Inti dari kisah heroik itu adalah soal pengorbanan. Rela memberikan seluruh ongkos naik haji demi membantu tetangga yang sedang dilanda kemelaratan. Dan pengorbanan itulah yang dinilai Allah Swt.

Kurban (qurban), secara harfiah berarti mendekatkan. Maksudnya mendekatkan diri kepada Allah Swt, dengan mendekatkan diri kepada sesama manusia, khususnya mereka yang dilanda duka, nestapa, sengsara dan malapetaka. Ibadah kurban mencerminkan pesan Islam agar kita mendekat kepada saudara-saudara kita yang sedang dilanda kekurangan, kesusahan dan kemiskinan. Dengan berkurban berarti kita mendekat dengan mereka yang fakir. Bila memiliki kenikmatan, kita disuruh berbagi kenikmatan itu dengan orang lain. Bila rezeki berlebih, kita disur berbagi kelebihan itu dengan orang lain. Ibadah kurban mengajarkan agar memelihara kepedulian terhadap penderitaan dan kesengsaraan orang lain. Dan nilai didikan ini sejatinya dilaksanakan sepanjang hidup, bukan pada masa bulan Zulhijjah saat musim kurban saja.
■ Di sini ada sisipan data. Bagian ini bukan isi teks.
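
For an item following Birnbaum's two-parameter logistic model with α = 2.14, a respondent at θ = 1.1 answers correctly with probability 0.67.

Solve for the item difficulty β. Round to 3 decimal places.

P(θ) = 1 / (1 + exp(−α(θ − β)))
logit(0.67) = ln(0.67/0.33) = 0.7082
β = θ − logit/(α) = 1.1 − 0.7082/2.1400 = 0.7691

0.769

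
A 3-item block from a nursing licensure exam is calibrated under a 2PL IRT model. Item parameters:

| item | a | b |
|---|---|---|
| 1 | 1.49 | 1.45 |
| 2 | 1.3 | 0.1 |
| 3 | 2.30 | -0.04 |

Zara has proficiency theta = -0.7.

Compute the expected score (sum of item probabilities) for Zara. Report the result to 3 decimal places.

P(theta) = 1 / (1 + exp(−a(theta − b)))
P_1 = 1/(1+e^{3.2035}) = 0.0390
P_2 = 1/(1+e^{1.0400}) = 0.2611
P_3 = 1/(1+e^{1.5180}) = 0.1798
E[score] = 0.0390 + 0.2611 + 0.1798 = 0.4799

0.480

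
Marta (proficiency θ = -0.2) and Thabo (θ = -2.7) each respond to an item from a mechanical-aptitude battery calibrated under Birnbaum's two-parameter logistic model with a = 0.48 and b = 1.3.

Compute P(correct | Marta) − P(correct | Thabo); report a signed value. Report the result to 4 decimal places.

P(θ) = 1 / (1 + exp(−a(θ − b)))
P(Marta) = 0.3274  [exponent -0.7200]
P(Thabo) = 0.1279  [exponent -1.9200]
Difference = 0.3274 − 0.1279 = 0.1995

0.1995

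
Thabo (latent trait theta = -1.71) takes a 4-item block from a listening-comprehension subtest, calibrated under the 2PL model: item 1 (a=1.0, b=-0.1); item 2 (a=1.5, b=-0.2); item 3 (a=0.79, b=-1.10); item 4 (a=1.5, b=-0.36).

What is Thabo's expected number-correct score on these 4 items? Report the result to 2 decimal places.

P(theta) = 1 / (1 + exp(−a(theta − b)))
P_1 = 1/(1+e^{1.6100}) = 0.1666
P_2 = 1/(1+e^{2.2650}) = 0.0941
P_3 = 1/(1+e^{0.4819}) = 0.3818
P_4 = 1/(1+e^{2.0250}) = 0.1166
E[score] = 0.1666 + 0.0941 + 0.3818 + 0.1166 = 0.7591

0.76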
Kalau kurban sudah disembelih, tidak berarti urusan dengan umat sudah selesai. Di balik pristiwa kurban yang kita sembelih, ada spirit yang perlu dikembangkan, yaitu semangat berkurban, meskipun sudah di luar hari tasyrik (momentum penyembelihan kurban). Pada hari-hari selanjutnya, semangat kurban perlu tetap dijaga kontinuitasnya, yaitu berupa kerelaan berbuat untuk kepentingan orang banyak, yang biasa juga disebut bangsa dan umat. Semangat kurban akan berkaitan erat dengan pengeluaran zakat, bantuan untuk panti yatim, pengentasan kemiskinan dan tindak sosial lainnya. Semangat kurban itu perlu dipelihara dengan menjaga hati lewat berzikir dan rasa syukur, yang kesemuanya itu akan membuat hati selalu merasa dekat dengan Allah. (D Zawawi Imron: 1999: 114)
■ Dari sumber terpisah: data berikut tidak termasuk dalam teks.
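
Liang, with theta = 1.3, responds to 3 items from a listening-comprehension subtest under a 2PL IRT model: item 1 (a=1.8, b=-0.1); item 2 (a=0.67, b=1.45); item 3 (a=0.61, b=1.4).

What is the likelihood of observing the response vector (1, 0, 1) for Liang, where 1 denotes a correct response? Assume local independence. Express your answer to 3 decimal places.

0.236

P(theta) = 1 / (1 + exp(−a(theta − b)))
P_1 = 1/(1+e^{-2.5200}) = 0.9255
P_2 = 1/(1+e^{0.1005}) = 0.4749
P_3 = 1/(1+e^{0.0610}) = 0.4848
L = P_1 × (1−P_2) × P_3 = 0.9255 × 0.5251 × 0.4848 = 0.23559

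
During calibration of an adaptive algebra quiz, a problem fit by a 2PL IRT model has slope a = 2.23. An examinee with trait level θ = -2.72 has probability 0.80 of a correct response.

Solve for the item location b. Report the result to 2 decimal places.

-3.34

P(θ) = 1 / (1 + exp(−a(θ − b)))
logit(0.80) = ln(0.80/0.20) = 1.3863
b = θ − logit/(a) = -2.72 − 1.3863/2.2300 = -3.3417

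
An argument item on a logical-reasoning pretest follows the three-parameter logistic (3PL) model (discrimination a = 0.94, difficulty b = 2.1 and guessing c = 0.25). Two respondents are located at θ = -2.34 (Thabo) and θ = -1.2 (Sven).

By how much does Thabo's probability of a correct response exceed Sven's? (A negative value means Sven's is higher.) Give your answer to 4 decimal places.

P(θ) = c + (1 − c) · 1 / (1 + exp(−a(θ − b)))
P(Thabo) = 0.2614  [exponent -4.1736]
P(Sven) = 0.2823  [exponent -3.1020]
Difference = 0.2614 − 0.2823 = -0.0209

-0.0209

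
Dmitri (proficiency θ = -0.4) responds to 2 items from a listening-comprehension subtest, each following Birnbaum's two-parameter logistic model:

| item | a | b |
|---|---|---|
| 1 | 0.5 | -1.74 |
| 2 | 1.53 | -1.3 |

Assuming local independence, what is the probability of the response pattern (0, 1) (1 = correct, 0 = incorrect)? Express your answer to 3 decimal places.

0.270

P(θ) = 1 / (1 + exp(−a(θ − b)))
P_1 = 1/(1+e^{-0.6700}) = 0.6615
P_2 = 1/(1+e^{-1.3770}) = 0.7985
L = (1−P_1) × P_2 = 0.3385 × 0.7985 = 0.27029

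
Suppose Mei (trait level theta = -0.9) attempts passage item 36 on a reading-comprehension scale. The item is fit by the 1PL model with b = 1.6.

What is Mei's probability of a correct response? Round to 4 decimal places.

P(theta) = 1 / (1 + exp(−(theta − b)))
Exponent: (-0.9 − 1.6) = -2.5000
1/(1 + e^{2.5000}) = 0.0759
P = 0.0759

0.0759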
Dengan demikian, berkurban minimal memiliki dua makna, pertama makna sosial. Untuk membangun makna ini Rasulullah Saw menegaskan dalam haditsnya,“Siapa yang memiliki kesempatan rezeki untuk berkurban, kemudian ia tidak melakukannya, maka jangan sekali-kali mendekati tempat shalat kami.”

Makna yang kedua adalah makna esensial, bahwa yang dikurbankan tidak boleh manusia tetapi sifat kebinatangan yang ada dalam diri manusia., semacam rakus, ambisi yang tak terkendali, menindas, menyerang dan tidak mengenal hukum dan norma apapun. Sifat-sifat demikian itulah yang harus dibunuh, ditiadakan dan dijadikan korban demi mencapai qurban, kedekatan diri kepada Allah Swt. (M Quraish Shihab:1997: 415).
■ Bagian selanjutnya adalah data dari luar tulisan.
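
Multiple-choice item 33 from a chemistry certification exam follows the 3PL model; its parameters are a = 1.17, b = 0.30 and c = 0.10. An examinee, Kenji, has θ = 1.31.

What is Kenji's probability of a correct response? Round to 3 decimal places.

0.789

P(θ) = c + (1 − c) · 1 / (1 + exp(−a(θ − b)))
Exponent: 1.17 × (1.31 − 0.30) = 1.1817
1/(1 + e^{-1.1817}) = 0.7653
P = 0.10 + 0.90 × 0.7653 = 0.7887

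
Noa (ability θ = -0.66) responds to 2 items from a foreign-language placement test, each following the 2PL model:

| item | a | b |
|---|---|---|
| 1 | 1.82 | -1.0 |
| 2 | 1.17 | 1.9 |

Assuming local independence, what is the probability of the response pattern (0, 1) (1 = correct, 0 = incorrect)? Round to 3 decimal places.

P(θ) = 1 / (1 + exp(−a(θ − b)))
P_1 = 1/(1+e^{-0.6188}) = 0.6499
P_2 = 1/(1+e^{2.9952}) = 0.0476
L = (1−P_1) × P_2 = 0.3501 × 0.0476 = 0.01668

0.017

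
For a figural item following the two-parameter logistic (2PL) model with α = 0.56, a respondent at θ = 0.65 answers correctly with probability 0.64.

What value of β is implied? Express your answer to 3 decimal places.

-0.377

P(θ) = 1 / (1 + exp(−α(θ − β)))
logit(0.64) = ln(0.64/0.36) = 0.5754
β = θ − logit/(α) = 0.65 − 0.5754/0.5600 = -0.3774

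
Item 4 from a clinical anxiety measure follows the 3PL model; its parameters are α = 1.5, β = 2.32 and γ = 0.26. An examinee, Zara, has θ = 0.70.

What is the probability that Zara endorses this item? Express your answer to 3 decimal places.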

Kata Ali Syari’ati, sesungguhnya Ismail yang dikurbankan oleh ayahnya, hanyalah lambang dari setiap sesuatu yang melemahkan iman; setiap sesuatu yang menghalangi perjalanan, segala hal yang membuat manusia memikirkan kepentingannya sendiri, setiap sesuatu yang menghalangi diri mendengarkan perintah Allah Swt dan menyatakan kebenaran, Ismail simbol dari segala ihwal yang membutakan mata dan telinga zahir dan batin manusia. Ismail hanya lambang dari seorang manusia, benda, pangkat, realita, kedudukan dan kelemahan dirimu. Semua sifat dan kelemahan inilah yang harus dikorbankan, yang harus disembelih dan ditiadakan.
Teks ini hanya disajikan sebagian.